2019-12-06 18:09:36 DEBUG    Created the table with id MYTABLE
2019-12-06 18:09:36 INFO     Created table MYPROJECT.MYDATASET.MYTABLE with schema <TableSchema
 fields: [<TableFieldSchema
 fields: []
 mode: 'NULLABLE'
 name: 'folder'
 type: 'STRING'>, <TableFieldSchema
 fields: []
 mode: 'NULLABLE'
 name: 'last_file'
 type: 'STRING'>]>. Result: <Table
 creationTime: 1575652176727
 etag: '0/GXOOeXPCmYsMfgGNxl2Q=='
 id: 'MYPROJECT:MYDATASET.MYTABLE'
 kind: 'bigquery#table'
 lastModifiedTime: 1575652176766
 location: 'EU'
 numBytes: 0
 numLongTermBytes: 0
 numRows: 0
 schema: <TableSchema
 fields: [<TableFieldSchema
 fields: []
 mode: 'NULLABLE'
 name: 'folder'
 type: 'STRING'>, <TableFieldSchema
 fields: []
 mode: 'NULLABLE'
 name: 'last_file'
 type: 'STRING'>]>
 selfLink: 'https://www.googleapis.com/bigquery/v2/projects/MYPROJECT/datasets/MYDATASET/tables/MYTABLE'
 tableReference: <TableReference
 datasetId: 'MYDATASET'
 projectId: 'MYPROJECT'
 tableId: 'MYTABLE'> with schema {'fields': [{'name': 'folder', 'type': 'STRING', 'mode': 'NULLABLE'}, {'name': 'last_file', 'type': 'STRING', 'mode': 'NULLABLE'}]}.
2019-12-06 18:09:36 DEBUG    Created the table with id MYTABLE
2019-12-06 18:09:36 INFO     Created table MYPROJECT.MYDATASET.MYTABLE with schema <TableSchema
 fields: [<TableFieldSchema
 fields: []
 mode: 'NULLABLE'
 name: 'folder'
 type: 'STRING'>, <TableFieldSchema
 fields: []
 mode: 'NULLABLE'
 name: 'last_file'
 type: 'STRING'>]>. Result: <Table
 creationTime: 1575652176727
 etag: '0/GXOOeXPCmYsMfgGNxl2Q=='
 id: 'MYPROJECT:MYDATASET.MYTABLE'
 kind: 'bigquery#table'
 lastModifiedTime: 1575652176766
 location: 'EU'
 numBytes: 0
 numLongTermBytes: 0
 numRows: 0
 schema: <TableSchema
 fields: [<TableFieldSchema
 fields: []
 mode: 'NULLABLE'
 name: 'folder'
 type: 'STRING'>, <TableFieldSchema
 fields: []
 mode: 'NULLABLE'
 name: 'last_file'
 type: 'STRING'>]>
 selfLink: 'https://www.googleapis.com/bigquery/v2/projects/MYPROJECT/datasets/MYDATASET/tables/MYTABLE'
 tableReference: <TableReference
 datasetId: 'MYDATASET'
 projectId: 'MYPROJECT'
 tableId: 'MYTABLE'>
 type: 'TABLE'>.
2019-12-06 18:09:36 WARNING  Sleeping for 150 seconds before the write as BigQuery inserts can be routed to deleted table for 2 mins after the delete and create.
2019-12-06 18:12:06 DEBUG    Attempting to flush to all destinations.
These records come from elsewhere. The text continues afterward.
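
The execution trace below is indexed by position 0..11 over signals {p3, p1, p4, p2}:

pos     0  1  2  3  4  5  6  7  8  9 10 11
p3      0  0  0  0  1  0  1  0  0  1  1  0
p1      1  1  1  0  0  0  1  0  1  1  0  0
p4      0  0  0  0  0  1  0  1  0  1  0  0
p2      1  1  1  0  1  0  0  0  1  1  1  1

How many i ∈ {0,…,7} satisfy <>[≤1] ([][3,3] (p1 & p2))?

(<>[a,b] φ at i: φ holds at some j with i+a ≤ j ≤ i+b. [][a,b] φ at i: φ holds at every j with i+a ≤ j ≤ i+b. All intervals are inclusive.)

3

Evaluate at each i in [0,7]:
  i=0: ✗ (none in [0,1])
  i=1: ✗ (none in [1,2])
  i=2: ✗ (none in [2,3])
  i=3: ✗ (none in [3,4])
  i=4: ✓ (witness j=5)
  i=5: ✓ (witness j=5)
  i=6: ✓ (witness j=6)
  i=7: ✗ (none in [7,8])
Positions where it holds: {4, 5, 6} → 3.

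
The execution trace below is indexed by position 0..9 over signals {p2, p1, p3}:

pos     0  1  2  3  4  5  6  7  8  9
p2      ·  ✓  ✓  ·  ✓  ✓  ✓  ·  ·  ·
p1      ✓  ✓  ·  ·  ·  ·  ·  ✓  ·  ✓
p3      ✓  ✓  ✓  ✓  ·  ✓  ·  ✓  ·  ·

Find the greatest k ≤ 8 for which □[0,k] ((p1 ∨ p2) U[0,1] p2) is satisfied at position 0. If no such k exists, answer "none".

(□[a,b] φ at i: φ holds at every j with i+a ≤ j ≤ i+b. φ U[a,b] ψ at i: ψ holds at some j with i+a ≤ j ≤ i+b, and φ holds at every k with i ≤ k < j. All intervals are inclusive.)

((p1 ∨ p2) U[0,1] p2) must hold from j=0 onward; find where it first fails.
  j=0: holds
  j=1: holds
  j=2: holds
  j=3: fails
Holds on [0,2], so largest k = 2.

2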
Total buffered: 2
2019-12-06 18:12:06 DEBUG    Flushing data to MYPROJECT:MYDATASET.MYTABLE. Total 2 rows.
2019-12-06 18:12:07 DEBUG    Passed: True. Errors are []

Solution

  • The problem is related to the fact that Dataflow uses a stream approach on BigQuery, that means that data is persisted in the database not immediately but after a time window... so you only have to wait some minute.